— Ух ты, как хорошо! — шепчет Вася, широко улыбаясь. Он счастлив. Он сегодня запашет все это поле!
Солнце поднимается все выше и выше. Все короче и меньше становится зеленый квадрат невспаханной земли. Ваське хочется есть, но он не останавливает машину, упрямо ведет ее вперед…
Потом становится легче. За курган опускается солнце.
Васька останавливает трактор и заправляет его горючим. Спина его ноет от напряжения. Но упрямая гордость овладела им. Он запашет все поле, хотя бы пришлось просидеть за баранкой всю ночь!
…Когда багровая и сонная луна выплыла среди утренних звезд, трактор сделал последний заворот вокруг загона.

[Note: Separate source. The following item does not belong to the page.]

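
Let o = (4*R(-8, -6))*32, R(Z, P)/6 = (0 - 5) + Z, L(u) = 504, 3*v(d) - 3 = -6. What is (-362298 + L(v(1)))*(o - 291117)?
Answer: 108936535194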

— Ну, вот и все! — гордо сказал Василий.
Он доел краюшку хлеба, допил молоко из бутылки. Кто-то окликнул его. Это был председатель колхоза. Он подошел к Ваське, посмотрел на его перемазанное усталое лицо и тихо сказал:
— Устал? А я вот тебе тут поесть привез. Молочка, щей горячих, котлеток старуху заставил поджарить. — Голос его звучал грубовато-ласково, по-отцовски. — Спасибо тебе. Выручил колхоз! Иди поспи. А я трактор на полевой стан сам отведу. Да! — вспомнил он. — Телеграмму тебе принес! Чуть не запамятовал.
В телеграмме было написано:
«Жив здоров скоро приеду отпуск».
— Жив тятька! Тятька жив! — радостно закричал Вася.
Вернувшись домой на лошади председателя, он бросился к столу и быстро дописал:
«Милый тятя! Я сегодня на тракторе норму выполнил. Меня похвалил председатель и сказал, чтобы ты за нас не беспокоился!»
Закончив письмо, он снял со стенки фотокарточку. Он стоял посредине, высокий, гололобый, в красноармейском шлеме, и юношеские руки его лежали на плечах сестренки и брата покровительственно, как у настоящего главы семьи…
«Тяте от кормильца-сына Васи», — написал он на обороте карточки и вложил ее в конверт.
День угасал медленно, и, хотя глаза девушки были закрыты, она ощущала это и знала, что солнце давно уже плывет далеко за башкирскими степями, за курганами и аулами.
И притихшую листву тополей, и ленивое мычание коров, возвращающихся с пастбища, — все это ощущала Оленка сквозь полуоткрытое окно.
Она могла бы поднять веки и увидеть все своими глазами, но веки не хотелось поднимать. Не хотелось видеть ни мокрых и пахучих листьев тополя, ни лесов, покрытых сизой дымкой, ни угасания дня, ибо все это так дорого было сейчас Оленке, напоминая о родном селе под Киевом.
Оленка вовсе не покорилась неизбежности: она верила, что вернется на родимую сторонушку, которая манила ее сквозь всю суровость и неулыбчивость непривычной зимы, с волками, буранами, снегами в этих высоких и гулких горах.